Chromium is a trace metal mineral that doesn’t get as much attention compared to some other “heavy hitter” minerals (like iron or calcium). This might be because scientists are still making discoveries about chromium, but we certainly know enough now to say that this mineral is crazy important for health!
The main role of chromium (at least as far as we understand it) is in the potentiation of insulin. Insulin is the hormone released by the pancreas that is the major player in controlling our blood sugar. In fact, chromium supplementation may help improve insulin sensitivity!
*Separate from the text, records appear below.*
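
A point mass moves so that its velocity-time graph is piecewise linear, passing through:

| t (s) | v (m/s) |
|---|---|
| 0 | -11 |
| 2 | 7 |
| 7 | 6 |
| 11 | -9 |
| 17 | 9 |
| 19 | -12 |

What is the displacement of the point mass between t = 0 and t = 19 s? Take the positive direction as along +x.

Displacement is the signed area under the v-t curve.
0–2 s: ½(-11 + 7)(2) = -4 m
2–7 s: ½(7 + 6)(5) = 32.5 m
7–11 s: ½(6 + -9)(4) = -6 m
11–17 s: ½(-9 + 9)(6) = 0 m
17–19 s: ½(9 + -12)(2) = -3 m
Net displacement = 19.5 m

19.5 m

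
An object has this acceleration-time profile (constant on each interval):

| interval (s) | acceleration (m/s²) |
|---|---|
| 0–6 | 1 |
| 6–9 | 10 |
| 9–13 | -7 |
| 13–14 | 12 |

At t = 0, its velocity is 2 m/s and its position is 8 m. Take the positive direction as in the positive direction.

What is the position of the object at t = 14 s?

219 m

On each constant-a segment, Δv = aΔt and Δx = v₀Δt + ½aΔt²; chain segment to segment.
0–6 s: v starts 2 m/s; Δx = 2·6 + ½·1·6² = 30 m; v ends 8 m/s.
6–9 s: v starts 8 m/s; Δx = 8·3 + ½·10·3² = 69 m; v ends 38 m/s.
9–13 s: v starts 38 m/s; Δx = 38·4 + ½·-7·4² = 96 m; v ends 10 m/s.
13–14 s: v starts 10 m/s; Δx = 10·1 + ½·12·1² = 16 m; v ends 22 m/s.
x(14) = 8 + Σ Δx = 219 m.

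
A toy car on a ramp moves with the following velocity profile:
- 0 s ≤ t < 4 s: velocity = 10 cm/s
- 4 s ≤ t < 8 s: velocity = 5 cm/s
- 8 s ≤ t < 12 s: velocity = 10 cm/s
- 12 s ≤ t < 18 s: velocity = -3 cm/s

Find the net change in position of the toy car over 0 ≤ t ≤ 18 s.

82 cm

Displacement is the signed area under the v-t curve.
0–4 s: 10 × 4 = 40 cm
4–8 s: 5 × 4 = 20 cm
8–12 s: 10 × 4 = 40 cm
12–18 s: -3 × 6 = -18 cm
Net displacement = 82 cm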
Interestingly, scientists are still trying to figure out the exact mechanism of action of chromium. The biologically-active form of chromium is currently unknown. Some research has suggested that chromium aids in insulin sensitivity (that is, keeping our cells sensitive to signals from insulin) by preventing the degradation and clearance of insulin, making it more available to bind to cells and allowing the entrance of glucose into cells. Other suggested mechanisms are that chromium reduces markers of oxidative stress and inflammation, both of which are associated with insulin dysregulation.
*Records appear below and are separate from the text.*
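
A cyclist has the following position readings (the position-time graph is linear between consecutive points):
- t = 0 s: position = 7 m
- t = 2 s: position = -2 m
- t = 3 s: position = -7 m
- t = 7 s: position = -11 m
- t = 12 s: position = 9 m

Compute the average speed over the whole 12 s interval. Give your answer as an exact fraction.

Average speed = (total path length)/(elapsed time); on a piecewise-linear x-t graph the path length is Σ|Δx|.
0–2 s: |Δx| = |-2 − 7| = 9 m
2–3 s: |Δx| = |-7 − -2| = 5 m
3–7 s: |Δx| = |-11 − -7| = 4 m
7–12 s: |Δx| = |9 − -11| = 20 m
Total path = 38 m; average speed = 38/12 = 19/6 m/s.

19/6 m/s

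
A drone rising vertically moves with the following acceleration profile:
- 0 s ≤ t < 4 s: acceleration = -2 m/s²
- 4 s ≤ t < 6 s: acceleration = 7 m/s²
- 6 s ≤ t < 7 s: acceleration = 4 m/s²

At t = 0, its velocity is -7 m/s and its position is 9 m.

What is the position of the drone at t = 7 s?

-50 m

On each constant-a segment, Δv = aΔt and Δx = v₀Δt + ½aΔt²; chain segment to segment.
0–4 s: v starts -7 m/s; Δx = -7·4 + ½·-2·4² = -44 m; v ends -15 m/s.
4–6 s: v starts -15 m/s; Δx = -15·2 + ½·7·2² = -16 m; v ends -1 m/s.
6–7 s: v starts -1 m/s; Δx = -1·1 + ½·4·1² = 1 m; v ends 3 m/s.
x(7) = 9 + Σ Δx = -50 m.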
Evidence about how chromium sufficiency impacts health is ambiguous at best. There is currently no measure of chromium in the blood; it is only measured as excreted waste in the urine. Higher urine chromium has been demonstrated in endurance runners and weight trainers, suggesting that there may be increased chromium demands on those who exercise regularly. Studies that included supplementation with chromium picolinate (the best-absorbed form) have demonstrated some improvement in risk for type 2 diabetes as well as cardiovascular disease. But, as you might suspect, studies have been mixed. So, based on this, it seems like aiming for the adequate intake (AI) levels (rather than going above and beyond, aiming for a high intake of chromium), is the most evidence-based recommendation I can make! The AI for adult men is 35 micrograms a day, and the AI for adult women is 25 micrograms a day.
Chromium continues to be enigmatic, as there is no large database of chromium contents of food (compared to most other vitamins and minerals, which are generally well-documented in almost anything we can eat!). A lot of the chromium found in today’s grocery stores is in processed foods. Chromium is found in small amounts in every food group but is most abundant in foods such as oysters, liver, broccoli, green beans, leafy green vegetables, mushrooms, and tomatoes. Brewer’s yeast and blackstrap molasses are also good sources.
Food and Nutrition Board, Institute of Medicine. Chromium. Dietary reference intakes for vitamin A, vitamin K, boron, chromium, copper, iodine, iron, manganese, molybdenum, nickel, silicon, vanadium, and zinc. Washington, D.C.: National Academy Press; 2001:197-223.
Stoecker B. Chromium. In: Shils M, Shike M, Ross A, Caballero B, Cousins R, eds. Modern Nutrition in Health and Disease. Philadelphia: Lippincott, Williams & Wilkins; 2006:332-337.
Saltiel AR, Kahn CR. Insulin signalling and the regulation of glucose and lipid metabolism. Nature. 2001;414(6865):799-806.